“For the moral effect, you mean?”

“Yes. Isn’t it a sign of weakness for us to hoist the white flag after the first brush?”

“That’s a point of view. We’re playing for position. Let Prowers break the law and get in wrong. If we’re armed and looking for trouble, we don’t come into court with clean hands ourselves. I’d rather let him show his plan of campaign. Even though we should be driven out, we can come back whenever we want to. He can’t keep his men here and hold the gulch.”

“No. At least he won’t.”

The man who had fought in Flanders was not satisfied. The irrigation company was in the right. Prowers and the group of men with him were obstructionists, trying to hold back the progress of the country for their own selfish ends. They were outside the law, though they were using it as a cover. The policy to be expected of Merrick would have been bolder, less opportunistic. Why had the chief marched his men up the hill, like the King of France in the rhyme, only to march them down again? This did not seem to go well with his salient, fighting jaw.

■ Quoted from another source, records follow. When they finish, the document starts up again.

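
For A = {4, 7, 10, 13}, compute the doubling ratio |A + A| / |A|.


|A| = 4.
Compute A + A by enumerating all 16 pairs.
A + A = {8, 11, 14, 17, 20, 23, 26}, so |A + A| = 7.
K = |A + A| / |A| = 7/4 (already in lowest terms) ≈ 1.7500.
Reference: AP of size 4 gives K = 7/4 ≈ 1.7500; a fully generic set of size 4 gives K ≈ 2.5000.

|A| = 4, |A + A| = 7, K = 7/4.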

Since it was his business to obey orders and not to ask for reasons, Tug said no more. He understood that Merrick was holding back something from him, and he had no desire whatever to force a confidence.

Merrick rode back to the dam and left his subordinate in charge of the camp. Throughout the day work went on uninterrupted. At dusk the surveyors and ditch-diggers returned to the draw where the tents had been set. At this point of the gorge the wall fell back and a slope led to the rim above.

At the summit of this rise the engineer posted a sentry with orders to fire a revolver in case of an attack. Two other guards were set, one at each mouth of the cañon. At the expiration of four hours, these were relieved by relays. At midnight, and again in the chill pre-dawn hours, Jones himself made a round of the posts to see that all was well.

He had scarcely lain down after the second tour when the crack of a revolver sounded. Tug leaped to his feet and was drawing on a boot before the echoes had died away.

As he ducked out from the tent flap, revolver in hand, a glance showed him scantily clad men spilling from their sleeping quarters.